When Artscroll Gemaros first started being published it was considered by many to be an embarrassment to be caught with one [I myself would hide mine.... It was too good not to use but people gave me "the business" when they saw me using it.]. It showed, seemingly, that one can't read a real Gemara in the original. Today it is not the case, by far. I know an elderly Rosh Kollel and Av Beis Din who learned [he probably still does] 7 dapim a day with an Artscroll that he carried around with him. While I don't think you will find boys in good Yeshivos learning during seder with an Artscroll, it certainly doesn't have the negative stigma attached to it that it might have once had. There is one Rosh Kollel I know who is really an unknown Gadol Bi-Torah. Much bigger than a lot of more famous people. He uses the Mesivta from time to time which is just Artscroll plus. And as for Baal Habatim - I think there are far far more who carry around their Artscroll than a regular Gemara.

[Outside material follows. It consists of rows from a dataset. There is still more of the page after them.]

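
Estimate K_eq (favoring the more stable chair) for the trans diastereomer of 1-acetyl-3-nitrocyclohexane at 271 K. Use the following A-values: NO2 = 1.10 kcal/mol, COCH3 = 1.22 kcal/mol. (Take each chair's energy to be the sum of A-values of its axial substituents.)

K ≈ 1.25

C1 and C3 have the same parity, so for the trans isomer the two substituents are one axial and one equatorial in each chair.
Chair I (nitro axial, acetyl equatorial): E = 1.10 kcal/mol; chair II (nitro equatorial, acetyl axial): E = 1.22 kcal/mol.
ΔG = 0.12 kcal/mol between the two chairs.
K = exp(ΔG/RT) with R = 1.987×10⁻³ kcal mol⁻¹ K⁻¹ and T = 271 K gives K ≈ 1.25.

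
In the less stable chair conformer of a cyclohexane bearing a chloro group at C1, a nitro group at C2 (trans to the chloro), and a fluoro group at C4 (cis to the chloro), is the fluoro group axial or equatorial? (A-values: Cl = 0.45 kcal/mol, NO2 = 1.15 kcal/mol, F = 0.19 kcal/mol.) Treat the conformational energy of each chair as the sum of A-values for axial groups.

Chair I (chloro axial, nitro axial, fluoro equatorial): E = 1.60 kcal/mol.
Chair II (chloro equatorial, nitro equatorial, fluoro axial): E = 0.19 kcal/mol.
Chair I is the less stable (higher-energy) conformer, and in that chair the fluoro group is equatorial.

equatorial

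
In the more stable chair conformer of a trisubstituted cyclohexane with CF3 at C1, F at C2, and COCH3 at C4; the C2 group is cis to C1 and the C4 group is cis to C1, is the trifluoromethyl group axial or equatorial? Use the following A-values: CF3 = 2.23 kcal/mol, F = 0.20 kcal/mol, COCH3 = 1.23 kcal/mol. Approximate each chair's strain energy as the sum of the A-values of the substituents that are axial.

equatorial

Chair I (trifluoromethyl axial, fluoro equatorial, acetyl equatorial): E = 2.23 kcal/mol.
Chair II (trifluoromethyl equatorial, fluoro axial, acetyl axial): E = 1.43 kcal/mol.
Chair II is the more stable (lower-energy) conformer, and in that chair the trifluoromethyl group is equatorial.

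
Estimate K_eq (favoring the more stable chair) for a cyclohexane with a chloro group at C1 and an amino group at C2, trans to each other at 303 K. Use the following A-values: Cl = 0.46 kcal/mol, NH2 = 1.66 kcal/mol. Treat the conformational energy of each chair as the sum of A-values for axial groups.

K ≈ 33.8

C1 and C2 have opposite parity, so for the trans isomer the two substituents are e,e in one chair and a,a in the other.
Chair I (chloro axial, amino axial): E = 2.12 kcal/mol; chair II (chloro equatorial, amino equatorial): E = 0.00 kcal/mol.
ΔG = 2.12 kcal/mol between the two chairs.
K = exp(ΔG/RT) with R = 1.987×10⁻³ kcal mol⁻¹ K⁻¹ and T = 303 K gives K ≈ 33.8.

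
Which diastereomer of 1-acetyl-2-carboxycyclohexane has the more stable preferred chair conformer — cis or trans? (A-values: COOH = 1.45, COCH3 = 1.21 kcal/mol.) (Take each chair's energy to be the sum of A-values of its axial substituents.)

At 1,2 positions (parity opposite): cis → (a,e or e,a); trans → (e,e or a,a).
Best chair for cis: E = 1.21 kcal/mol; best chair for trans: E = 0.00 kcal/mol.
The trans isomer is lower by 1.21 kcal/mol.

trans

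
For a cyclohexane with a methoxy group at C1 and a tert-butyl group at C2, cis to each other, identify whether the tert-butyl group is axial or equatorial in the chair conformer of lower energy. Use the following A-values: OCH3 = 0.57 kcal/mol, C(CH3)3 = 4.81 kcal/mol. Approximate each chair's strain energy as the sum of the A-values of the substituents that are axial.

equatorial

C1 and C2 have opposite parity, so for the cis isomer the two substituents are one axial and one equatorial in each chair.
Chair I (methoxy axial, tert-butyl equatorial): E = 0.57 kcal/mol.
Chair II (methoxy equatorial, tert-butyl axial): E = 4.81 kcal/mol.
Chair I is the more stable (lower-energy) conformer, and in that chair the tert-butyl group is equatorial.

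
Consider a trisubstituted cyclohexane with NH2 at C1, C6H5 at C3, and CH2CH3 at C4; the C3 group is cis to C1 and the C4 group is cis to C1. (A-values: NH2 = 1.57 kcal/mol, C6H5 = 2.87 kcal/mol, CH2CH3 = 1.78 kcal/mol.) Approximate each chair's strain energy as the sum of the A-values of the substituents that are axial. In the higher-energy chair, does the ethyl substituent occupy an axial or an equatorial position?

equatorial

Chair I (amino axial, phenyl axial, ethyl equatorial): E = 4.44 kcal/mol.
Chair II (amino equatorial, phenyl equatorial, ethyl axial): E = 1.78 kcal/mol.
Chair I is the less stable (higher-energy) conformer, and in that chair the ethyl group is equatorial.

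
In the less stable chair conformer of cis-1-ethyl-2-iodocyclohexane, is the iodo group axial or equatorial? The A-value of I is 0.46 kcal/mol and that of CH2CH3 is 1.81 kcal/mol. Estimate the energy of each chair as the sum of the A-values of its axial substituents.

equatorial

C1 and C2 have opposite parity, so for the cis isomer the two substituents are one axial and one equatorial in each chair.
Chair I (iodo axial, ethyl equatorial): E = 0.46 kcal/mol.
Chair II (iodo equatorial, ethyl axial): E = 1.81 kcal/mol.
Chair II is the less stable (higher-energy) conformer, and in that chair the iodo group is equatorial.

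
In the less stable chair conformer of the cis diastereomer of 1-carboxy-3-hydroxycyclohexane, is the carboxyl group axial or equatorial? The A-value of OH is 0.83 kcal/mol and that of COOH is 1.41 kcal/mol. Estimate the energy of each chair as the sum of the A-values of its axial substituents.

C1 and C3 have the same parity, so for the cis isomer the two substituents are e,e in one chair and a,a in the other.
Chair I (hydroxyl axial, carboxyl axial): E = 2.24 kcal/mol.
Chair II (hydroxyl equatorial, carboxyl equatorial): E = 0.00 kcal/mol.
Chair I is the less stable (higher-energy) conformer, and in that chair the carboxyl group is axial.

axial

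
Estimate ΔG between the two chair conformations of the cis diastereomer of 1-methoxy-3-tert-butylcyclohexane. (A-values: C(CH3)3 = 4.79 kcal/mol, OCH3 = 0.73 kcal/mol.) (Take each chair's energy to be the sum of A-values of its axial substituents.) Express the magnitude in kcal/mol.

C1 and C3 have the same parity, so for the cis isomer the two substituents are e,e in one chair and a,a in the other.
Chair I (tert-butyl axial, methoxy axial): E = 5.52 kcal/mol.
Chair II (tert-butyl equatorial, methoxy equatorial): E = 0.00 kcal/mol.
ΔE = 5.52 − 0.00 = 5.52 kcal/mol; chair II is more stable.

5.52 kcal/mol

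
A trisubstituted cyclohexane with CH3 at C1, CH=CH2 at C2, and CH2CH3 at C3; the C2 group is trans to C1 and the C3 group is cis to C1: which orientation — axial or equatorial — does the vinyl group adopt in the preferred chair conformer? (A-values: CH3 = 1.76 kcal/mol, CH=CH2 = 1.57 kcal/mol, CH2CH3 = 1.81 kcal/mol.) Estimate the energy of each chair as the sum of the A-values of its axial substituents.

Chair I (methyl axial, vinyl axial, ethyl axial): E = 5.14 kcal/mol.
Chair II (methyl equatorial, vinyl equatorial, ethyl equatorial): E = 0.00 kcal/mol.
Chair II is the more stable (lower-energy) conformer, and in that chair the vinyl group is equatorial.

equatorial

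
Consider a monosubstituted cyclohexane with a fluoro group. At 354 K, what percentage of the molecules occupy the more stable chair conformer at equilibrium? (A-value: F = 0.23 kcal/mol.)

58.1%

One chair has the fluoro group axial (E = 0.23 kcal/mol) and the other has it equatorial (E = 0).
ΔG = 0.23 kcal/mol between the two chairs.
K = exp(ΔG/RT) with R = 1.987×10⁻³ kcal mol⁻¹ K⁻¹ and T = 354 K gives K ≈ 1.39.
Fraction in the lower-energy chair = K/(K+1) = 58.1%.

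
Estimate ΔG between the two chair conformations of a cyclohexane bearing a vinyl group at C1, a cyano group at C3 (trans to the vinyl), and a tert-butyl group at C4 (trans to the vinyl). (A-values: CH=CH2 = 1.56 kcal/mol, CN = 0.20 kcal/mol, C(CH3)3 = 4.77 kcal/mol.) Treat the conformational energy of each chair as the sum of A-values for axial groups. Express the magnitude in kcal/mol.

6.13 kcal/mol

Chair I (vinyl axial, cyano equatorial, tert-butyl axial): E = 6.33 kcal/mol.
Chair II (vinyl equatorial, cyano axial, tert-butyl equatorial): E = 0.20 kcal/mol.
ΔE = 6.33 − 0.20 = 6.13 kcal/mol; chair II is more stable.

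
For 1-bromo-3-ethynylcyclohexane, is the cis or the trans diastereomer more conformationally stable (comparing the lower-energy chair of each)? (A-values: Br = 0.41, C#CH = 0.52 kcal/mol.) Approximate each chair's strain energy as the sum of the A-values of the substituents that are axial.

At 1,3 positions (parity same): cis → (e,e or a,a); trans → (a,e or e,a).
Best chair for cis: E = 0.00 kcal/mol; best chair for trans: E = 0.41 kcal/mol.
The cis isomer is lower by 0.41 kcal/mol.

cis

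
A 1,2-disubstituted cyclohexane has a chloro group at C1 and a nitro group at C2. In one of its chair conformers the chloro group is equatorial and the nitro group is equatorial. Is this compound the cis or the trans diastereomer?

C1 and C2 have opposite parity, so their axial bonds point in opposite directions.
With opposite-parity carbons, two substituents on the same face are one axial and one equatorial; opposite faces give both axial or both equatorial.
Here the groups are equatorial/equatorial → opposite face → trans.

trans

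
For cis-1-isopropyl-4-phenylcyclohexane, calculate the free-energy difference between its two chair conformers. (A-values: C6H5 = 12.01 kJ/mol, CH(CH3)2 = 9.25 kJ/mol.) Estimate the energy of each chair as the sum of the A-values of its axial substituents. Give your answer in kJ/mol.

C1 and C4 have opposite parity, so for the cis isomer the two substituents are one axial and one equatorial in each chair.
Chair I (phenyl axial, isopropyl equatorial): E = 12.01 kJ/mol.
Chair II (phenyl equatorial, isopropyl axial): E = 9.25 kJ/mol.
ΔE = 12.01 − 9.25 = 2.76 kJ/mol; chair II is more stable.

2.76 kJ/mol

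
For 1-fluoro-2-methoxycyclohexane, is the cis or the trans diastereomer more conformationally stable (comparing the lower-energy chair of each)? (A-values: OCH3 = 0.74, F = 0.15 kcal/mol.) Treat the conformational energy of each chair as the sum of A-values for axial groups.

At 1,2 positions (parity opposite): cis → (a,e or e,a); trans → (e,e or a,a).
Best chair for cis: E = 0.15 kcal/mol; best chair for trans: E = 0.00 kcal/mol.
The trans isomer is lower by 0.15 kcal/mol.

trans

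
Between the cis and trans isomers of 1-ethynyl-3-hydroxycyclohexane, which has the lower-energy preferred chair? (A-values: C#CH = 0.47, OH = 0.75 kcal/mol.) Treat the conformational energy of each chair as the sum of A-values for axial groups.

cis

At 1,3 positions (parity same): cis → (e,e or a,a); trans → (a,e or e,a).
Best chair for cis: E = 0.00 kcal/mol; best chair for trans: E = 0.47 kcal/mol.
The cis isomer is lower by 0.47 kcal/mol.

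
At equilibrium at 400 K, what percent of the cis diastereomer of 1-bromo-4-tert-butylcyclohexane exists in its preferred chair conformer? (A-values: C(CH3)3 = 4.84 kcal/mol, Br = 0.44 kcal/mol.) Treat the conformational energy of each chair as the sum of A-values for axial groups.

99.6%

C1 and C4 have opposite parity, so for the cis isomer the two substituents are one axial and one equatorial in each chair.
Chair I (tert-butyl axial, bromo equatorial): E = 4.84 kcal/mol; chair II (tert-butyl equatorial, bromo axial): E = 0.44 kcal/mol.
ΔG = 4.40 kcal/mol between the two chairs.
K = exp(ΔG/RT) with R = 1.987×10⁻³ kcal mol⁻¹ K⁻¹ and T = 400 K gives K ≈ 254.
Fraction in the lower-energy chair = K/(K+1) = 99.6%.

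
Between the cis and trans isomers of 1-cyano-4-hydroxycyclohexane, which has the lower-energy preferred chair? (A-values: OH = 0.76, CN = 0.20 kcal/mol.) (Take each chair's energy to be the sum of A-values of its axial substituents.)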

From an interview with R' Nosson Scherman:
I have encountered a number of choshuva maggidei shiurim, roshei yeshiva, and rabbanim who use the ArtScroll Gemaras. Yet it is kept out of sight-in an upstairs bookcase, in an inner shelf. Do you have any thoughts or comments on this?N.S.: There are plenty of roshei yeshiva who say it out in the open that they do use the ArtScroll Gemara. There is one rosh yeshiva who says, “I have very limited time to do the daf hayomi, and I do use it. I also look at it to help prepare my shiurim.” He says it quite openly.
Rav Elyashiv goes through the ha’aros in the Hebrew edition when he is learning on his own to see if he missed anything and to jog his memory. He is not ashamed of it. He even keeps it on his desk. Rav Shteinman says a shiur in the Yerushalmi. He is saying his shiur on Yerushalmi from the ArtScroll Gemara itself. Big people are not ashamed to say that they rely on something. Small people hide it. It is like women ask for directions; men are too proud to ask sometimes.